Identification of an Amino Acid Defining the Distinct Properties of Murine β1 and β3 Subunit-Containing GABAA Receptors

Abstract

Murine γ-aminobutyric acid (GABA) type A homomeric receptors made of β₁ subunits are profoundly different, when expressed in Xenopus oocytes, from β₃ homomeric receptors. Application of the intravenous general anesthetic pentobarbital, etomidate, or propofol to β₃ homomeric receptors allows current flow. In contrast, β₁ homomers do not respond to any of these agents. Through construction of chimeric β₁/β₃ receptors, we identified a single amino acid that determines the pharmacological difference between the two β subunits. When the serine residue present in the wild-type nonresponsive β₁ subunit is replaced by an asparagine found in the same position in the β₃ subunit, the resulting point-mutated β₁S265N forms receptors responsive to intravenous general anesthetics, like the wild-type β₃ subunits.
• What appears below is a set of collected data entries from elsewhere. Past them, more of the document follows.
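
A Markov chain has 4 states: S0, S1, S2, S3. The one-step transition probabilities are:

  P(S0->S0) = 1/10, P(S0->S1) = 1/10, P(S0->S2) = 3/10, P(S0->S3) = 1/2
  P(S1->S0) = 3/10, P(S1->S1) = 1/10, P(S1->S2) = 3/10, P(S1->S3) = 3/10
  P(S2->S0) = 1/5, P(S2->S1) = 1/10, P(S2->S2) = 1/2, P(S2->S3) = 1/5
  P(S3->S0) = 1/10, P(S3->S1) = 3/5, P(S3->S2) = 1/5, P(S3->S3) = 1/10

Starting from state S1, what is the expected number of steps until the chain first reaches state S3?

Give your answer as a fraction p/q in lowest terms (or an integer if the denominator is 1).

Let h_i = expected steps to first reach S3 from state i.
Boundary: h_S3 = 0.
First-step equations for the other states:
  h_S0 = 1 + 1/10*h_S0 + 1/10*h_S1 + 3/10*h_S2 + 1/2*h_S3
  h_S1 = 1 + 3/10*h_S0 + 1/10*h_S1 + 3/10*h_S2 + 3/10*h_S3
  h_S2 = 1 + 1/5*h_S0 + 1/10*h_S1 + 1/2*h_S2 + 1/5*h_S3

Substituting h_S3 = 0 and rearranging gives the linear system (I - Q) h = 1:
  [9/10, -1/10, -3/10] . (h_S0, h_S1, h_S2) = 1
  [-3/10, 9/10, -3/10] . (h_S0, h_S1, h_S2) = 1
  [-1/5, -1/10, 1/2] . (h_S0, h_S1, h_S2) = 1

Solving yields:
  h_S0 = 400/147
  h_S1 = 160/49
  h_S2 = 550/147

Starting state is S1, so the expected hitting time is h_S1 = 160/49.

Answer: 160/49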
Conversely, after mutation of the wild-type β₃ to β₃N265S, the homomeric receptor loses its ability to respond to these same general anesthetics. Wild-type-to-mutant titration experiments showed that the nonresponsive phenotype is dominant: A single nonresponsive residue within a pentameric receptor is sufficient to render the receptor nonresponsive. In α₁β_x or α₁β_xγ₂ heteromeric receptors, the same residue manifests as a partial determinant of the degree of potentiation of the GABA-induced current by some general anesthetics. The location of this amino acid at the extracellular end of the second transmembrane segment, its influence in both homomeric and heteromeric receptor function, and its dominant behavior suggest that this residue of the β subunit is involved in an allosteric modulation of the receptor.